Concerned residents came to the Sunshine Community Health Clinic this past week to learn about the nonprofit’s progress in choosing a successor to former director Bruce Wiegman. His resignation in March was announced during a packed board meeting at which hours of heated and critical public testimony was aimed at the clinic’s governing board.
The most recent meeting was a marked contrast to that angry gathering. Search Committee Chair Tom Phillips told the audience that the clinic’s board hopes to have the new director by December. The application period ends Sept. 11.
Phillips, a Willow resident, said public inclusion in the process is important to the directors. “We’re just looking for all the community input we can,” he said.
Wiegman was hired last year but resigned after just months in the face of staff dissent and some public uproar over the pending departure of a physician’s assistant who had been a clinic leader.

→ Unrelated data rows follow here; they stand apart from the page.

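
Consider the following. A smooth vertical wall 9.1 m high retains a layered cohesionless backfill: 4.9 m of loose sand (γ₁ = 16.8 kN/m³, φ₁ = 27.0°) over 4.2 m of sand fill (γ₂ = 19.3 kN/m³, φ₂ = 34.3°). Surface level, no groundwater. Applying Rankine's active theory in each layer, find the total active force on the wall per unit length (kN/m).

220 kN/m

K_a1 = tan²(45°−27.0°/2) = 0.3755; K_a2 = tan²(45°−34.3°/2) = 0.2792.
Layer 1: σ at base = K_a1 γ₁ h₁ = 30.91 kPa; P₁ = ½×30.91×4.9 = 75.74.
Layer 2: σ_v at top = γ₁h₁ = 82.32; σ_h top = K_a2×82.32 = 22.98; σ_h base = K_a2×(82.32+19.3×4.2) = 45.61.
P₂ = ½(22.98+45.61)×4.2 = 144.0. Total P_a = 75.74+144.0 = 219.8 kN/m.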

A petition in support of physician’s assistant Jessica Stevens was being circulated.
Stevens is credited with saving the clinic from financial disaster and leading its expansion into a publicly subsidized clinic and after hours care facility. She resigned over a perception clinic management was blaming her for deficiencies in the organization.

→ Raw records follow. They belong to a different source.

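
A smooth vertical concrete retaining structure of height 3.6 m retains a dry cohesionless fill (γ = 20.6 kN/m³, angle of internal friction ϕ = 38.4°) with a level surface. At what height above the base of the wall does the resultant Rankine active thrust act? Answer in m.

K_a = 0.2337.
The pressure distribution is triangular, so the resultant acts at H/3 above the base = 3.6/3 = 1.200 m.

1.20 m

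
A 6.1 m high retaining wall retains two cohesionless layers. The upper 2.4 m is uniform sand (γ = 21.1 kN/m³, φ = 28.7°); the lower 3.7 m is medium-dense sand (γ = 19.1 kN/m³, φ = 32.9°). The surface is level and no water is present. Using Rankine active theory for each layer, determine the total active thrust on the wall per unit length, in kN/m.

K_a1 = tan²(45°−28.7°/2) = 0.3511; K_a2 = tan²(45°−32.9°/2) = 0.2960.
Layer 1: σ at base = K_a1 γ₁ h₁ = 17.78 kPa; P₁ = ½×17.78×2.4 = 21.34.
Layer 2: σ_v at top = γ₁h₁ = 50.64; σ_h top = K_a2×50.64 = 14.99; σ_h base = K_a2×(50.64+19.1×3.7) = 35.91.
P₂ = ½(14.99+35.91)×3.7 = 94.17. Total P_a = 21.34+94.17 = 115.5 kN/m.

116 kN/m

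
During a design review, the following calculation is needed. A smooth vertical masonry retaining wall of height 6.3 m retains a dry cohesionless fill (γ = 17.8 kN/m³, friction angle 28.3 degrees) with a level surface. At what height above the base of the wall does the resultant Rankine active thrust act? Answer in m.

K_a = 0.3568.
The pressure distribution is triangular, so the resultant acts at H/3 above the base = 6.3/3 = 2.100 m.

2.10 m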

The emotional March meeting brought scores of Stevens supporters to the clinic board’s meeting asking that the clinic seek to reinstate her. By the end of that meeting the board had accepted the clinic chief’s resignation. Stevens was planning to leave the clinic in June, but was killed that month in a three-vehicle crash on the Parks Highway. Family speeches given at her funeral indicated she was still emotional over her pending departure and treatment by clinic management.
It is in this climate the board seeks a new leader. This time around the board is asking residents to write down what they want in an executive director and how they perceive that person’s role at the clinic.
“My personal goal is to try to make sure the community and staff was more satisfied with the process,” Phillips said.
Due to confidential information submitted by applicants no community members were included on the search committee, but there are three board members and three clinic staff members.